Kampung Sarbe adalah ibukota dari Distrik Kuri yang terdiri dari 7 kampung. Dari kota Bintuni kita bisa menempuhnya dengan menggunakan long boat atau spead boat yang membutuhkan waktu antara dua hingga tiga jam perjalanan. Terdapat tujuh kampung yang menjadi bagian dari Distrik Kuri yaitu: Kampung Wagura, Awegro, Taner/Refideso, Otremta, Sarbe, Naramasa dan Obo. Dua kampung yang sangat terpencil adalah Kampung Taner/Refideso yang berbatasan dengan Kabupaten Kaimana dan Kampung Obo yang berada di daerah pengunungan, di daerah kepala air (sumber mata air) dan berbatasan dengan Kabupaten Teluk Wondama. Masyarakat biasanya menggunakan long boat atau ketinting sehari-harinya sebagai alat transportasi. Mobilitas mereka biasanya adalah ke kampung-kampung tetangga di kawasan teluk dan mengangkut hasil bumi mereka ke pasar di Bintuni.

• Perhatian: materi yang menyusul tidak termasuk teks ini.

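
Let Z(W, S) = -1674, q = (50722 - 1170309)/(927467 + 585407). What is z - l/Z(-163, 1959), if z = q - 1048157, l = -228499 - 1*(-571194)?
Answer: -663498639500035/633137769 ≈ -1.0480e+6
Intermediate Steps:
q = -1119587/1512874 ≈ -0.74004
l = 342695 (l = -228499 + 571194 = 342695)
z = -1585730592805/1512874 (z = -1119587/1512874 - 1048157 = -1585730592805/1512874 ≈ -1.0482e+6)
z - l/Z(-163, 1959) = -1585730592805/1512874 - 342695/(-1674) = -1585730592805/1512874 - 342695*(-1)/1674 = -1585730592805/1512874 - 1*(-342695/1674) = -1585730592805/1512874 + 342695/1674 = -663498639500035/633137769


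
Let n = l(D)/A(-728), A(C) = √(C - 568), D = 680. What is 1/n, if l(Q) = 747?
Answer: 4*I/83 ≈ 0.048193*I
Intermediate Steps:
A(C) = √(-568 + C)
n = -83*I/4 (n = 747/(√(-568 - 728)) = 747/(√(-1296)) = 747/((36*I)) = 747*(-I/36) = -83*I/4 ≈ -20.75*I)
1/n = 1/(-83*I/4) = 4*I/83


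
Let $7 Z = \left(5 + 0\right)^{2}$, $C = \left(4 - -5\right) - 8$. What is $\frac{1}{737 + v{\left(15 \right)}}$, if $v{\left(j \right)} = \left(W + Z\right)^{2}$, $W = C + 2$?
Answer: $\frac{49}{38229} \approx 0.0012817$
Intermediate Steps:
$C = 1$ ($C = \left(4 + 5\right) - 8 = 9 - 8 = 1$)
$W = 3$ ($W = 1 + 2 = 3$)
$Z = \frac{25}{7}$ ($Z = \frac{\left(5 + 0\right)^{2}}{7} = \frac{5^{2}}{7} = \frac{1}{7} \cdot 25 = \frac{25}{7} \approx 3.5714$)
$v{\left(j \right)} = \frac{2116}{49}$ ($v{\left(j \right)} = \left(3 + \frac{25}{7}\right)^{2} = \left(\frac{46}{7}\right)^{2} = \frac{2116}{49}$)
$\frac{1}{737 + v{\left(15 \right)}} = \frac{1}{737 + \frac{2116}{49}} = \frac{1}{\frac{38229}{49}} = \frac{49}{38229}$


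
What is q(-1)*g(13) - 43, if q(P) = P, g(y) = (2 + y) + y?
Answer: -71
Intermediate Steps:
g(y) = 2 + 2*y
q(-1)*g(13) - 43 = -(2 + 2*13) - 43 = -(2 + 26) - 43 = -1*28 - 43 = -28 - 43 = -71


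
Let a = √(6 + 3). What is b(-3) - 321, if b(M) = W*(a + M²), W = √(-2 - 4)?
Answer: -321 + 12*I*√6 ≈ -321.0 + 29.394*I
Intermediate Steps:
W = I*√6 (W = √(-6) = I*√6 ≈ 2.4495*I)
a = 3 (a = √9 = 3)
b(M) = I*√6*(3 + M²) (b(M) = (I*√6)*(3 + M²) = I*√6*(3 + M²))
b(-3) - 321 = I*√6*(3 + (-3)²) - 321 = I*√6*(3 + 9) - 321 = I*√6*12 - 321 = 12*I*√6 - 321 = -321 + 12*I*√6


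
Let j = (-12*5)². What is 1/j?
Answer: 1/3600 ≈ 0.00027778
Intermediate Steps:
j = 3600 (j = (-60)² = 3600)
1/j = 1/3600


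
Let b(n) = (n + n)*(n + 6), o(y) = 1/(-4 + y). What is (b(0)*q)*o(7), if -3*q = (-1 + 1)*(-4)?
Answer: 0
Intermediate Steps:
q = 0 (q = -(-1 + 1)*(-4)/3 = -0*(-4) = -1/3*0 = 0)
b(n) = 2*n*(6 + n) (b(n) = (2*n)*(6 + n) = 2*n*(6 + n))
(b(0)*q)*o(7) = ((2*0*(6 + 0))*0)/(-4 + 7) = ((2*0*6)*0)/3 = (0*0)*(1/3) = 0*(1/3) = 0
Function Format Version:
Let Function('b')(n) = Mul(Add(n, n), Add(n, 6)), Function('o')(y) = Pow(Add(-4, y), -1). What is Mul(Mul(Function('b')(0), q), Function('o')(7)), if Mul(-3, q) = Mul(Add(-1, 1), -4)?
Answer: 0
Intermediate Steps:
q = 0 (q = Mul(Rational(-1, 3), Mul(Add(-1, 1), -4)) = Mul(Rational(-1, 3), Mul(0, -4)) = Mul(Rational(-1, 3), 0) = 0)
Function('b')(n) = Mul(2, n, Add(6, n)) (Function('b')(n) = Mul(Mul(2, n), Add(6, n)) = Mul(2, n, Add(6, n)))
Mul(Mul(Function('b')(0), q), Function('o')(7)) = Mul(Mul(Mul(2, 0, Add(6, 0)), 0), Pow(Add(-4, 7), -1)) = Mul(Mul(Mul(2, 0, 6), 0), Pow(3, -1)) = Mul(Mul(0, 0), Rational(1, 3)) = Mul(0, Rational(1, 3)) = 0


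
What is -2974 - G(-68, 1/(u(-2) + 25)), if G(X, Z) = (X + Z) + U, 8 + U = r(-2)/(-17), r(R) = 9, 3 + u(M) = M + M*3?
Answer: -689615/238 ≈ -2897.5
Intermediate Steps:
u(M) = -3 + 4*M (u(M) = -3 + (M + M*3) = -3 + (M + 3*M) = -3 + 4*M)
U = -145/17 (U = -8 + 9/(-17) = -8 + 9*(-1/17) = -8 - 9/17 = -145/17 ≈ -8.5294)
G(X, Z) = -145/17 + X + Z (G(X, Z) = (X + Z) - 145/17 = -145/17 + X + Z)
-2974 - G(-68, 1/(u(-2) + 25)) = -2974 - (-145/17 - 68 + 1/((-3 + 4*(-2)) + 25)) = -2974 - (-145/17 - 68 + 1/((-3 - 8) + 25)) = -2974 - (-145/17 - 68 + 1/(-11 + 25)) = -2974 - (-145/17 - 68 + 1/14) = -2974 - 1*(-18197/238) = -2974 + 18197/238 = -689615/238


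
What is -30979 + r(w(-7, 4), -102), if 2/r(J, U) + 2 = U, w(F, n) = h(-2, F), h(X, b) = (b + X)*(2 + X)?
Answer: -1610909/52 ≈ -30979.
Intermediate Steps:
h(X, b) = (2 + X)*(X + b) (h(X, b) = (X + b)*(2 + X) = (2 + X)*(X + b))
w(F, n) = 0 (w(F, n) = (-2)**2 + 2*(-2) + 2*F - 2*F = 4 - 4 + 2*F - 2*F = 0)
r(J, U) = 2/(-2 + U)
-30979 + r(w(-7, 4), -102) = -30979 + 2/(-2 - 102) = -30979 + 2/(-104) = -30979 + 2*(-1/104) = -30979 - 1/52 = -1610909/52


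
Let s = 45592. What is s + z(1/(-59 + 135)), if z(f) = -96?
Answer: 45496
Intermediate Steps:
s + z(1/(-59 + 135)) = 45592 - 96 = 45496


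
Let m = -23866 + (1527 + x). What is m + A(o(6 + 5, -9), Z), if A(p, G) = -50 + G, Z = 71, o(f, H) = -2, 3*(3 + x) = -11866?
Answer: -78829/3 ≈ -26276.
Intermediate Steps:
x = -11875/3 (x = -3 + (1/3)*(-11866) = -3 - 11866/3 = -11875/3 ≈ -3958.3)
m = -78892/3 (m = -23866 + (1527 - 11875/3) = -23866 - 7294/3 = -78892/3 ≈ -26297.)
m + A(o(6 + 5, -9), Z) = -78892/3 + (-50 + 71) = -78892/3 + 21 = -78829/3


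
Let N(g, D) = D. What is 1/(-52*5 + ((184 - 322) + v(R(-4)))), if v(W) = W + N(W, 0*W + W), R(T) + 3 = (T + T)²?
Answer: -1/276 ≈ -0.0036232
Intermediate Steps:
R(T) = -3 + 4*T² (R(T) = -3 + (T + T)² = -3 + (2*T)² = -3 + 4*T²)
v(W) = 2*W (v(W) = W + (0*W + W) = W + (0 + W) = W + W = 2*W)
1/(-52*5 + ((184 - 322) + v(R(-4)))) = 1/(-52*5 + ((184 - 322) + 2*(-3 + 4*(-4)²))) = 1/(-260 + (-138 + 2*(-3 + 4*16))) = 1/(-260 + (-138 + 2*(-3 + 64))) = 1/(-260 + (-138 + 2*61)) = 1/(-260 + (-138 + 122)) = 1/(-260 - 16) = 1/(-276) = -1/276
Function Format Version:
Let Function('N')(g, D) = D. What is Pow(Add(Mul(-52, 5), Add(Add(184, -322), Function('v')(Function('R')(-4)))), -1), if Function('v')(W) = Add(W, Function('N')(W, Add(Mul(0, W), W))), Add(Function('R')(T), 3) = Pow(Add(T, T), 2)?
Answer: Rational(-1, 276) ≈ -0.0036232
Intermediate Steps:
Function('R')(T) = Add(-3, Mul(4, Pow(T, 2))) (Function('R')(T) = Add(-3, Pow(Add(T, T), 2)) = Add(-3, Pow(Mul(2, T), 2)) = Add(-3, Mul(4, Pow(T, 2))))
Function('v')(W) = Mul(2, W) (Function('v')(W) = Add(W, Add(Mul(0, W), W)) = Add(W, Add(0, W)) = Add(W, W) = Mul(2, W))
Pow(Add(Mul(-52, 5), Add(Add(184, -322), Function('v')(Function('R')(-4)))), -1) = Pow(Add(Mul(-52, 5), Add(Add(184, -322), Mul(2, Add(-3, Mul(4, Pow(-4, 2)))))), -1) = Pow(Add(-260, Add(-138, Mul(2, Add(-3, Mul(4, 16))))), -1) = Pow(Add(-260, Add(-138, Mul(2, Add(-3, 64)))), -1) = Pow(Add(-260, Add(-138, Mul(2, 61))), -1) = Pow(Add(-260, Add(-138, 122)), -1) = Pow(Add(-260, -16), -1) = Pow(-276, -1) = Rational(-1, 276)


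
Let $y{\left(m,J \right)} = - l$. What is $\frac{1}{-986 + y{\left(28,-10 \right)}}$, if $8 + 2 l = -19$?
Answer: $- \frac{2}{1945} \approx -0.0010283$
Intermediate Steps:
$l = - \frac{27}{2}$ ($l = -4 + \frac{1}{2} \left(-19\right) = -4 - \frac{19}{2} = - \frac{27}{2} \approx -13.5$)
$y{\left(m,J \right)} = \frac{27}{2}$ ($y{\left(m,J \right)} = \left(-1\right) \left(- \frac{27}{2}\right) = \frac{27}{2}$)
$\frac{1}{-986 + y{\left(28,-10 \right)}} = \frac{1}{-986 + \frac{27}{2}} = \frac{1}{- \frac{1945}{2}} = - \frac{2}{1945}$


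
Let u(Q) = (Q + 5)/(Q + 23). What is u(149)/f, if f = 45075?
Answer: 77/3876450 ≈ 1.9864e-5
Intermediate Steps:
u(Q) = (5 + Q)/(23 + Q)
u(149)/f = ((5 + 149)/(23 + 149))/45075 = (154/172)*(1/45075) = ((1/172)*154)*(1/45075) = (77/86)*(1/45075) = 77/3876450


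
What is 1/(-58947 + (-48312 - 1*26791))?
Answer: -1/134050 ≈ -7.4599e-6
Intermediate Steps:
1/(-58947 + (-48312 - 1*26791)) = 1/(-58947 + (-48312 - 26791)) = 1/(-58947 - 75103) = 1/(-134050) = -1/134050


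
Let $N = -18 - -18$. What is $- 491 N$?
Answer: $0$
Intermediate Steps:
$N = 0$ ($N = -18 + 18 = 0$)
$- 491 N = \left(-491\right) 0 = 0$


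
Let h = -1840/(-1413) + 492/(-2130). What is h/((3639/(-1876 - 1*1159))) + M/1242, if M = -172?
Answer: -320909360/310990153 ≈ -1.0319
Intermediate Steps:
h = 537334/501615 (h = -1840*(-1/1413) + 492*(-1/2130) = 1840/1413 - 82/355 = 537334/501615 ≈ 1.0712)
h/((3639/(-1876 - 1*1159))) + M/1242 = 537334/(501615*((3639/(-1876 - 1*1159)))) - 172/1242 = 537334/(501615*((3639/(-1876 - 1159)))) - 172*1/1242 = 537334/(501615*((3639/(-3035)))) - 86/621 = 537334/(501615*((3639*(-1/3035)))) - 86/621 = 537334/(501615*(-3639/3035)) - 86/621 = (537334/501615)*(-3035/3639) - 86/621 = -326161738/365075397 - 86/621 = -320909360/310990153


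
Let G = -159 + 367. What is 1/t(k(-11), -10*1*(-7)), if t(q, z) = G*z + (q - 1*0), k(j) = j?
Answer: 1/14549 ≈ 6.8733e-5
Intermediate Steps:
G = 208
t(q, z) = q + 208*z (t(q, z) = 208*z + (q - 1*0) = 208*z + (q + 0) = 208*z + q = q + 208*z)
1/t(k(-11), -10*1*(-7)) = 1/(-11 + 208*(-10*1*(-7))) = 1/(-11 + 208*(-10*(-7))) = 1/(-11 + 208*70) = 1/(-11 + 14560) = 1/14549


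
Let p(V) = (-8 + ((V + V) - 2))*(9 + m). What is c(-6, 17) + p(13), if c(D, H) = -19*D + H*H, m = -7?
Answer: 435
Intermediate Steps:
c(D, H) = H² - 19*D (c(D, H) = -19*D + H² = H² - 19*D)
p(V) = -20 + 4*V (p(V) = (-8 + ((V + V) - 2))*(9 - 7) = (-8 + (2*V - 2))*2 = (-8 + (-2 + 2*V))*2 = (-10 + 2*V)*2 = -20 + 4*V)
c(-6, 17) + p(13) = (17² - 19*(-6)) + (-20 + 4*13) = (289 + 114) + (-20 + 52) = 403 + 32 = 435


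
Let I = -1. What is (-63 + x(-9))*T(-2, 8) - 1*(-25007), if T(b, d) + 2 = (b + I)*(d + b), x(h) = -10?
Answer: 26467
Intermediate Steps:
T(b, d) = -2 + (-1 + b)*(b + d) (T(b, d) = -2 + (b - 1)*(d + b) = -2 + (-1 + b)*(b + d))
(-63 + x(-9))*T(-2, 8) - 1*(-25007) = (-63 - 10)*(-2 + (-2)² - 1*(-2) - 1*8 - 2*8) - 1*(-25007) = -73*(-2 + 4 + 2 - 8 - 16) + 25007 = -73*(-20) + 25007 = 1460 + 25007 = 26467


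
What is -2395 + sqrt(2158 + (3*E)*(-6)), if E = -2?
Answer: -2395 + sqrt(2194) ≈ -2348.2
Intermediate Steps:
-2395 + sqrt(2158 + (3*E)*(-6)) = -2395 + sqrt(2158 + (3*(-2))*(-6)) = -2395 + sqrt(2158 - 6*(-6)) = -2395 + sqrt(2158 + 36) = -2395 + sqrt(2194)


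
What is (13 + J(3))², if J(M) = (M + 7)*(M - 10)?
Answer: 3249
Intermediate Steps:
J(M) = (-10 + M)*(7 + M) (J(M) = (7 + M)*(-10 + M) = (-10 + M)*(7 + M))
(13 + J(3))² = (13 + (-70 + 3² - 3*3))² = (13 + (-70 + 9 - 9))² = (13 - 70)² = (-57)² = 3249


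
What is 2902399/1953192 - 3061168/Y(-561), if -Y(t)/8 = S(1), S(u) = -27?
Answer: -249100913753/17578728 ≈ -14171.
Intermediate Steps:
Y(t) = 216 (Y(t) = -8*(-27) = 216)
2902399/1953192 - 3061168/Y(-561) = 2902399/1953192 - 3061168/216 = 2902399*(1/1953192) - 3061168*1/216 = 2902399/1953192 - 382646/27 = -249100913753/17578728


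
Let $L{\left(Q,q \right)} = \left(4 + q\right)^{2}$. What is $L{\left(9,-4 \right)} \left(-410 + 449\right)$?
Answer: $0$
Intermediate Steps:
$L{\left(9,-4 \right)} \left(-410 + 449\right) = \left(4 - 4\right)^{2} \left(-410 + 449\right) = 0^{2} \cdot 39 = 0 \cdot 39 = 0$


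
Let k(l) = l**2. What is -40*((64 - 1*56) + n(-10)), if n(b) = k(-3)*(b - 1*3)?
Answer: 4360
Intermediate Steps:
n(b) = -27 + 9*b (n(b) = (-3)**2*(b - 1*3) = 9*(b - 3) = 9*(-3 + b) = -27 + 9*b)
-40*((64 - 1*56) + n(-10)) = -40*((64 - 1*56) + (-27 + 9*(-10))) = -40*((64 - 56) + (-27 - 90)) = -40*(8 - 117) = -40*(-109) = 4360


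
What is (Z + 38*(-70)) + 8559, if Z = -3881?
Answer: 2018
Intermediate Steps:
(Z + 38*(-70)) + 8559 = (-3881 + 38*(-70)) + 8559 = (-3881 - 2660) + 8559 = -6541 + 8559 = 2018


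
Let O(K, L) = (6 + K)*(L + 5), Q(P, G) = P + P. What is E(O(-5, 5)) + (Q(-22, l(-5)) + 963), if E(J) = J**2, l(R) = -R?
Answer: 1019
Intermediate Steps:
Q(P, G) = 2*P
O(K, L) = (5 + L)*(6 + K) (O(K, L) = (6 + K)*(5 + L) = (5 + L)*(6 + K))
E(O(-5, 5)) + (Q(-22, l(-5)) + 963) = (30 + 5*(-5) + 6*5 - 5*5)**2 + (2*(-22) + 963) = (30 - 25 + 30 - 25)**2 + (-44 + 963) = 10**2 + 919 = 100 + 919 = 1019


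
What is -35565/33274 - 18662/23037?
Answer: -205752899/109504734 ≈ -1.8789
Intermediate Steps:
-35565/33274 - 18662/23037 = -35565*1/33274 - 18662*1/23037 = -35565/33274 - 2666/3291 = -205752899/109504734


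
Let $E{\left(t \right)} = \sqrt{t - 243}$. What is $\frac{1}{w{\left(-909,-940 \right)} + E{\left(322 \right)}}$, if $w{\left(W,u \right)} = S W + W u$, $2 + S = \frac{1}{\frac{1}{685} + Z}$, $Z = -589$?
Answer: $\frac{15487547061076872}{13261669722829237772585} - \frac{18087022144 \sqrt{79}}{13261669722829237772585} \approx 1.1678 \cdot 10^{-6}$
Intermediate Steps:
$S = - \frac{807613}{403464}$ ($S = -2 + \frac{1}{\frac{1}{685} - 589} = -2 + \frac{1}{- \frac{403464}{685}} = -2 - \frac{685}{403464} = - \frac{807613}{403464} \approx -2.0017$)
$w{\left(W,u \right)} = - \frac{807613 W}{403464} + W u$
$E{\left(t \right)} = \sqrt{-243 + t}$
$\frac{1}{w{\left(-909,-940 \right)} + E{\left(322 \right)}} = \frac{1}{\frac{1}{403464} \left(-909\right) \left(-807613 + 403464 \left(-940\right)\right) + \sqrt{-243 + 322}} = \frac{1}{\frac{1}{403464} \left(-909\right) \left(-807613 - 379256160\right) + \sqrt{79}} = \frac{1}{\frac{1}{403464} \left(-909\right) \left(-380063773\right) + \sqrt{79}} = \frac{1}{\frac{115159323219}{134488} + \sqrt{79}}$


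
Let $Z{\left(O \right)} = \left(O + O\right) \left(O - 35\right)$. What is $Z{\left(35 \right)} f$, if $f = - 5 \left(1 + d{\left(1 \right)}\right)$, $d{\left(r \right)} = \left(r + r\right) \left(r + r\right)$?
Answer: $0$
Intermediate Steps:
$Z{\left(O \right)} = 2 O \left(-35 + O\right)$
$d{\left(r \right)} = 4 r^{2}$ ($d{\left(r \right)} = 2 r 2 r = 4 r^{2}$)
$f = -25$ ($f = - 5 \left(1 + 4 \cdot 1^{2}\right) = - 5 \left(1 + 4 \cdot 1\right) = - 5 \left(1 + 4\right) = \left(-5\right) 5 = -25$)
$Z{\left(35 \right)} f = 2 \cdot 35 \left(-35 + 35\right) \left(-25\right) = 2 \cdot 35 \cdot 0 \left(-25\right) = 0 \left(-25\right) = 0$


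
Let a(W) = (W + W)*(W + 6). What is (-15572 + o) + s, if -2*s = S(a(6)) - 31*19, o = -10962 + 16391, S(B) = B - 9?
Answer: -9916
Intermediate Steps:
a(W) = 2*W*(6 + W) (a(W) = (2*W)*(6 + W) = 2*W*(6 + W))
S(B) = -9 + B
o = 5429
s = 227 (s = -((-9 + 2*6*(6 + 6)) - 31*19)/2 = -((-9 + 2*6*12) - 589)/2 = -((-9 + 144) - 589)/2 = -(135 - 589)/2 = -½*(-454) = 227)
(-15572 + o) + s = (-15572 + 5429) + 227 = -10143 + 227 = -9916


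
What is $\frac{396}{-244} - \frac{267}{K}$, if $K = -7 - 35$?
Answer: $\frac{4043}{854} \approx 4.7342$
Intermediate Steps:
$K = -42$
$\frac{396}{-244} - \frac{267}{K} = \frac{396}{-244} - \frac{267}{-42} = 396 \left(- \frac{1}{244}\right) - - \frac{89}{14} = - \frac{99}{61} + \frac{89}{14} = \frac{4043}{854}$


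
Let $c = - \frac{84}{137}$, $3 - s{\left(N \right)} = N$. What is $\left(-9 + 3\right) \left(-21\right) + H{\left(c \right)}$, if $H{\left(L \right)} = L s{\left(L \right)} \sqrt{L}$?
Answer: $126 - \frac{83160 i \sqrt{2877}}{2571353} \approx 126.0 - 1.7347 i$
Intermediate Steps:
$s{\left(N \right)} = 3 - N$
$c = - \frac{84}{137}$ ($c = \left(-84\right) \frac{1}{137} = - \frac{84}{137} \approx -0.61314$)
$H{\left(L \right)} = L^{\frac{3}{2}} \left(3 - L\right)$ ($H{\left(L \right)} = L \left(3 - L\right) \sqrt{L} = L \sqrt{L} \left(3 - L\right) = L^{\frac{3}{2}} \left(3 - L\right)$)
$\left(-9 + 3\right) \left(-21\right) + H{\left(c \right)} = \left(-9 + 3\right) \left(-21\right) + \left(- \frac{84}{137}\right)^{\frac{3}{2}} \left(3 - - \frac{84}{137}\right) = \left(-6\right) \left(-21\right) + - \frac{168 i \sqrt{2877}}{18769} \left(3 + \frac{84}{137}\right) = 126 + - \frac{168 i \sqrt{2877}}{18769} \cdot \frac{495}{137} = 126 - \frac{83160 i \sqrt{2877}}{2571353}$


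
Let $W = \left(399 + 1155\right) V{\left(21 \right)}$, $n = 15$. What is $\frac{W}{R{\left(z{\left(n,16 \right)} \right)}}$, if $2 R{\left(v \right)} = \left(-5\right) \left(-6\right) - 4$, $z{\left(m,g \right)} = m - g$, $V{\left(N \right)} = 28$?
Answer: $\frac{43512}{13} \approx 3347.1$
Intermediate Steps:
$R{\left(v \right)} = 13$ ($R{\left(v \right)} = \frac{\left(-5\right) \left(-6\right) - 4}{2} = \frac{30 - 4}{2} = \frac{1}{2} \cdot 26 = 13$)
$W = 43512$ ($W = \left(399 + 1155\right) 28 = 1554 \cdot 28 = 43512$)
$\frac{W}{R{\left(z{\left(n,16 \right)} \right)}} = \frac{43512}{13}$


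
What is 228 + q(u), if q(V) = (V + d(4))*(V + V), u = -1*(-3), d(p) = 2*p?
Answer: 294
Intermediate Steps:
u = 3
q(V) = 2*V*(8 + V) (q(V) = (V + 2*4)*(V + V) = (V + 8)*(2*V) = (8 + V)*(2*V) = 2*V*(8 + V))
228 + q(u) = 228 + 2*3*(8 + 3) = 228 + 2*3*11 = 228 + 66 = 294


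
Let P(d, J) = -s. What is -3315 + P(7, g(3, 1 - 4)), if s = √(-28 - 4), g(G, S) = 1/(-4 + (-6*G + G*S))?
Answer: -3315 - 4*I*√2 ≈ -3315.0 - 5.6569*I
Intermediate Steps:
g(G, S) = 1/(-4 - 6*G + G*S)
s = 4*I*√2 (s = √(-32) = 4*I*√2 ≈ 5.6569*I)
P(d, J) = -4*I*√2
-3315 + P(7, g(3, 1 - 4)) = -3315 - 4*I*√2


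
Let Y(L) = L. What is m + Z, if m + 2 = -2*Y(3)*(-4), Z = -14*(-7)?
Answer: 120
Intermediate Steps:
Z = 98
m = 22 (m = -2 - 2*3*(-4) = -2 - 6*(-4) = -2 + 24 = 22)
m + Z = 22 + 98 = 120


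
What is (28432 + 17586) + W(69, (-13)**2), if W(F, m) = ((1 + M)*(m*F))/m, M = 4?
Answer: 46363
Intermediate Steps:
W(F, m) = 5*F (W(F, m) = ((1 + 4)*(m*F))/m = (5*(F*m))/m = (5*F*m)/m = 5*F)
(28432 + 17586) + W(69, (-13)**2) = (28432 + 17586) + 5*69 = 46018 + 345 = 46363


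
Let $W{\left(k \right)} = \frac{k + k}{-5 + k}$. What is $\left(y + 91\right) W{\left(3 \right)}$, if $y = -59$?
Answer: $-96$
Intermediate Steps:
$W{\left(k \right)} = \frac{2 k}{-5 + k}$
$\left(y + 91\right) W{\left(3 \right)} = \left(-59 + 91\right) 2 \cdot 3 \frac{1}{-5 + 3} = 32 \cdot 2 \cdot 3 \frac{1}{-2} = 32 \cdot 2 \cdot 3 \left(- \frac{1}{2}\right) = 32 \left(-3\right) = -96$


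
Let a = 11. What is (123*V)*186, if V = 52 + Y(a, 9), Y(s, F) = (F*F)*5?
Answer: 10455246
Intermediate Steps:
Y(s, F) = 5*F² (Y(s, F) = F²*5 = 5*F²)
V = 457 (V = 52 + 5*9² = 52 + 5*81 = 52 + 405 = 457)
(123*V)*186 = (123*457)*186 = 56211*186 = 10455246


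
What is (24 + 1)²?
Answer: 625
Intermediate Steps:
(24 + 1)² = 25² = 625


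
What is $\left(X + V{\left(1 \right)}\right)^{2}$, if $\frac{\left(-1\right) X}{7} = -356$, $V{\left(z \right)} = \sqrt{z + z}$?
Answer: $\left(2492 + \sqrt{2}\right)^{2} \approx 6.2171 \cdot 10^{6}$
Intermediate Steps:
$V{\left(z \right)} = \sqrt{2} \sqrt{z}$ ($V{\left(z \right)} = \sqrt{2 z} = \sqrt{2} \sqrt{z}$)
$X = 2492$ ($X = \left(-7\right) \left(-356\right) = 2492$)
$\left(X + V{\left(1 \right)}\right)^{2} = \left(2492 + \sqrt{2} \sqrt{1}\right)^{2} = \left(2492 + \sqrt{2} \cdot 1\right)^{2} = \left(2492 + \sqrt{2}\right)^{2}$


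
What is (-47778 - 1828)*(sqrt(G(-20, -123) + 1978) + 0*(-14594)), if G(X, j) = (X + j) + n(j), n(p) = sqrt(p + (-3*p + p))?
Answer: -49606*sqrt(1835 + sqrt(123)) ≈ -2.1314e+6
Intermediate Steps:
n(p) = sqrt(-p) (n(p) = sqrt(p - 2*p) = sqrt(-p))
G(X, j) = X + j + sqrt(-j) (G(X, j) = (X + j) + sqrt(-j) = X + j + sqrt(-j))
(-47778 - 1828)*(sqrt(G(-20, -123) + 1978) + 0*(-14594)) = (-47778 - 1828)*(sqrt((-20 - 123 + sqrt(-1*(-123))) + 1978) + 0*(-14594)) = -49606*(sqrt((-20 - 123 + sqrt(123)) + 1978) + 0) = -49606*(sqrt((-143 + sqrt(123)) + 1978) + 0) = -49606*(sqrt(1835 + sqrt(123)) + 0) = -49606*sqrt(1835 + sqrt(123))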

Permasalahan akses dan mobilitas warga di Kampung Sarbe menjadi hal yang serius karena menelan biaya yang tidak sedikit. Mereka sangat tergantung dengan BBM untuk menggerakkan mesin long boat atau ketinting mereka. Harga 1 liter BBM yang mereka beli adalah Rp.12.000 sehingga perjalanan pulang pergi dari kampung menuju pasar di Bintuni mereka menghabiskan uang Rp. 1,5 juta. Biaya yang tidak sedikit. Sementara itu mereka masih harus berjuang untuk menghabiskan barang dagangan di pasar.
Warga Kampung Sarbe sangat mengandalkan long boat mereka masing-masing untuk mengais rupiah. Dilengkapi dengan alat-alat tangkap sederhana, mereka akan menjelajah kawasan teluk untuk menangkap kepiting dan udang. Namun tidak semua warga di kampung memiliki long boat sebagai modal untuk mencari udang dan kepiting. Oleh sebab itulah mereka mengalihkan perhatian untuk berkebun dan beternak. Hasil-hasil kebun yang menjadi sandaran kehidupan warga Kampung Sarbe adalah buah pala yang pada masa panen bisa mendatagkan keuntungan bagi masyarakat. Selain pala, hasil kebun seperti pisang, keladi, patatas, dan berbagai jenis sayuran adalah sumber penghidupan masyarakat yang bisa dijual ke Bintuni.
Kawasan pedalaman Teluk Bintuni ini mengandalkan long boat dan ketinting sebagai sarana transportasi air
(foto: I Ngurah Suryawan)
Masyarakat di Kampung Sarbe juga masih melakukan praktik berburu binatang di hutan-hutan di belakang kampung. Hasil buruan itulah yang dibuatkan dendeng untuk kemudian dijual. Meski terbatas dalam transportasi—karena mahalnya BBM dan jarak—mereka tetap berusaha menjangkau kota untuk menjual hasil kebun mereka. Mereka harus menjualnya ke kota karena hingga saat ini belum ada penjual-penjual pengepul yang mau datang ke Kampung Sarbe untuk membeli hasil-hasil bumi mereka.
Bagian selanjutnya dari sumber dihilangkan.